Irish hospitals could soon face a shortage of surgeons, according to Mr Vincent Keaveny, vascular and general surgeon at St Vincent's University Hospital, Dublin.
"Increasingly in our own programmes we see trainees side-stepping to radiology, pathology and other areas which are less demanding in terms of working hours and length of training," he said.
Medical students start off with a sense of excitement about becoming surgeons and this excitement "is very obvious when they appear in the wards and in areas of patient contact".
But the excitement disappears thanks to a lengthy and sometimes dull training regime. Other factors, such as the fear of litigation, also play their part in deflecting students from surgery.
The problem is not only an Irish one. A recent meeting of the American College of Surgeons heard of a decline in numbers and unfilled training places in the US, Canada and elsewhere.
National blood stocks have fallen and the Irish Blood Transfusion Service is particularly low on the "negatives": O, A, B and AB negative. Stocks of A positive are also below required levels. There was a particularly large deficit in stocks of B negative yesterday.

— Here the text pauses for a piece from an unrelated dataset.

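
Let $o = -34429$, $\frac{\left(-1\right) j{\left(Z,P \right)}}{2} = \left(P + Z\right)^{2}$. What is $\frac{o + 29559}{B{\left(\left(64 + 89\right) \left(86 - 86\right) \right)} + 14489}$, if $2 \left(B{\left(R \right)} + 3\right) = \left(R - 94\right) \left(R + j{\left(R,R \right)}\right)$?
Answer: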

Tralee General Hospital has achieved big cuts in waiting times this year in almost all areas. Waiting time on surgical lists fell from 8.75 years in January to 1.75 years in October and for ear, nose and throat treatment, from 104 weeks to 36 weeks. Waiting times in neurology fell from 104 weeks to 31. There is now no waiting time for obstetrics or paediatrics. In orthopaedics, the waiting time has fallen from 6.5 years to a still lengthy 2.25 years.
The number of patients waiting more than a year for treatment at St James's Hospital, Dublin, fell by 47 per cent last year, according to chief executive Mr John O'Brien, writing in the hospital's annual report. But, he says, demands on the hospital are so great and bed usage so high (each bed is occupied 96 per cent of the time on average) the increase in the numbers of people treated "is likely to have been accompanied at the expense of quality of service for individual patients". The hospital argues that it has never been given funding for the number of beds it needs.